The cover of the single in many territories was released with the band photograph flipped horizontally, incorrectly showing the Youngs and bassist Cliff Williams as playing left-handed.

The music video was a live rehearsal performance from the If You Want Blood Tour between 1978 and 1979, along with "Walk All Over You" on the Family Jewels DVD compilation.

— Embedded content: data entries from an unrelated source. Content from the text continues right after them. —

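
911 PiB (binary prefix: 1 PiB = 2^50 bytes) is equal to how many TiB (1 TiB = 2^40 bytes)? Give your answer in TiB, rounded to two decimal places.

911 PiB = 911 × 2^50 bytes = 1,025,694,815,133,630,464 bytes
1 TiB = 1,099,511,627,776 bytes
1,025,694,815,133,630,464 / 1,099,511,627,776 = 932,864.00 TiB

932,864.00 TiB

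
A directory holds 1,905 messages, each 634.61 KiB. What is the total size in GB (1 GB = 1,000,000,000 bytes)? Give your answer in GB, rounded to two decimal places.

Total = 1,905 × 634.61 KiB = 1208932.05 KiB
= 1208932.05 × 1,024 bytes = 1,237,946,419.2 bytes
1 GB = 1,000,000,000 bytes
1,237,946,419.2 / 1,000,000,000 = 1.24 GB

1.24 GB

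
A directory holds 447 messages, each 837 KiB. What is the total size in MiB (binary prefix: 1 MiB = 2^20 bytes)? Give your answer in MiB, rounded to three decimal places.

365.370 MiB

Total = 447 × 837 KiB = 374,139 KiB
= 374,139 × 1,024 bytes = 383,118,336 bytes
1 MiB = 1,048,576 bytes
383,118,336 / 1,048,576 = 365.370 MiB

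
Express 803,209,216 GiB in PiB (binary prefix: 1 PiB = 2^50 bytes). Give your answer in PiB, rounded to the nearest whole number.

766 PiB

803,209,216 GiB = 803,209,216 × 2^30 bytes = 862,439,328,641,449,984 bytes
1 PiB = 2^50 bytes = 1,125,899,906,842,624 bytes
862,439,328,641,449,984 / 1,125,899,906,842,624 = 766 PiB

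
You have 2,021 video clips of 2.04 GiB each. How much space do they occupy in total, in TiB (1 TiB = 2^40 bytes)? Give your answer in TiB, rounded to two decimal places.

4.03 TiB

Total = 2,021 × 2.04 GiB = 4122.84 GiB
= 4122.84 × 1,073,741,824 bytes = 4,426,865,741,660.16 bytes
1 TiB = 1,099,511,627,776 bytes
4,426,865,741,660.16 / 1,099,511,627,776 = 4.03 TiB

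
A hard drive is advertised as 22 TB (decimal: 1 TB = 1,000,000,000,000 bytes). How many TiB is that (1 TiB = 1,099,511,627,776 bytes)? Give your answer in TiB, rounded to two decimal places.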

Prior to joining AC/DC on the Rock or Bust World Tour, Axl Rose said this was his favourite AC/DC song. The song was first performed live on 22 May 2016 in Prague.

==Reception==
Cash Box called it "high voltage rock...with Bon Scott's gritty vocals and Angus Young's scrappy lead guitar work," and praised the hook.

==Charts==

===Weekly charts===

| Chart (1980) | Peak position |
|---|---|
| UK Singles (OCC) | 29 |
| West Germany (GfK) | 13 |

===Year-end charts===

| Chart (1980) | Position |
|---|---|
| West Germany (Official German Charts) | 45 |

==Personnel==
- Bon Scott – vocals
- Angus Young – lead guitar
- Malcolm Young – rhythm guitar, backing vocals
- Cliff Williams – bass guitar, backing vocals
- Phil Rudd – drums

== Cover versions ==
- Serbian hard rock band Cactus Jack recorded a version on their live cover album DisCover in 2002.